Professora da UnB e pesquisadora do Instituto Anis, a antropóloga Debora Diniz acha que o grupo se comportou como quem adquire um “souvenir”.

— Quiseram ter algo como uma lembrancinha de viagem, porque viram na Rússia o objeto erótico de seus sonhos, a mulher branca e loura, em uma situação vulnerável.
Em menos de 20 segundos, o vídeo expôs o machismo e os preconceitos de uma sociedade estruturada em torno de desigualdades entre sexos, raças e classes sociais. No lado dos algozes, estava a parcela mais privilegiada da população brasileira: homens, brancos e de alto poder aquisitivo, já que, segundo levantamento feito pelo GLOBO, em março, ir à Copa da Rússia não saía por menos de R$ 13 mil.

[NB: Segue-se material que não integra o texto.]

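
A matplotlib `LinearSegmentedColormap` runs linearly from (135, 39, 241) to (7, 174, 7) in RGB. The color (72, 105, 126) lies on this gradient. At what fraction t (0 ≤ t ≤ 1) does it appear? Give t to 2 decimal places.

Invert the lerp on the B channel (largest span, 234): t = (126 − 241) / (7 − 241) = -115/-234 = 0.49145.
Check on R: (72 − 135)/(7 − 135) = 0.4922 ✓

0.49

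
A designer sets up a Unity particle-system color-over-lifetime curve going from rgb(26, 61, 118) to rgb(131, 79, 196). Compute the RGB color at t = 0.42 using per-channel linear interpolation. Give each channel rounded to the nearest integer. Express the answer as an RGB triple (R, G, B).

R = 26 + 0.42 × (131 − 26) = 26 + 0.42 × 105 = 70.1 → 70
G = 61 + 0.42 × (79 − 61) = 61 + 0.42 × 18 = 68.56 → 69
B = 118 + 0.42 × (196 − 118) = 118 + 0.42 × 78 = 150.76 → 151

(70, 69, 151)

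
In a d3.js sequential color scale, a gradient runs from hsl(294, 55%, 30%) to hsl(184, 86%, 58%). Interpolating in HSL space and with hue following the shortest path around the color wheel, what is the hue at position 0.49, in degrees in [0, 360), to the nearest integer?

240

Hue arc: Δh = 184 − 294 = -110° (|Δh| ≤ 180, already the shorter path).
H = 294 + 0.49 × (-110) = 240.1 → 240°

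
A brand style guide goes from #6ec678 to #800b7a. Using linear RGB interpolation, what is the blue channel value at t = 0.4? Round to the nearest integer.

B₁ = 120 (from #6ec678), B₂ = 122 (from #800b7a).
B = 120 + 0.4 × (122 − 120) = 120.8 → 121

121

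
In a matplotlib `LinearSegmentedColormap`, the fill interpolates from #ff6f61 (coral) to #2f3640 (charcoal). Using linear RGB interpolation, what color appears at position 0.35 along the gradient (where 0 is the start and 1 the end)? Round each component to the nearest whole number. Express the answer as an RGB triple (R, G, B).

(182, 91, 85)

#ff6f61 → (255, 111, 97); #2f3640 → (47, 54, 64).
R = 255 + 0.35 × (47 − 255) = 255 + 0.35 × -208 = 182.2 → 182
G = 111 + 0.35 × (54 − 111) = 111 + 0.35 × -57 = 91.05 → 91
B = 97 + 0.35 × (64 − 97) = 97 + 0.35 × -33 = 85.45 → 85
So the blended color is (182, 91, 85), about #b65b55.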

— Quando os autores do vídeo fazem a moça pronunciar “boceta rosa” sem que ela saiba o significado, há, além da objetificação, uma exaltação da branquitude do órgão sexual daquela mulher — argumenta a professora da USP Marcia Thereza Couto, doutora em Sociologia e especialista em violência e relações de gênero.

ARGENTINOS E COLOMBIANOS

Pior foi saber que não se tratou de um caso isolado: logo começaram a circular pelas redes outras gravações que mostram comportamentos semelhantes de homens brasileiros, argentinos e colombianos. Em um vídeo com brasileiros, o alvo é uma criança, um menino convidado a repetir frases como “eu sou um viado” e “eu dou para o Neymar”. Fica a imagem de que o comportamento chulo e bravateiro, além da homofobia, são traços da América Latina. Será?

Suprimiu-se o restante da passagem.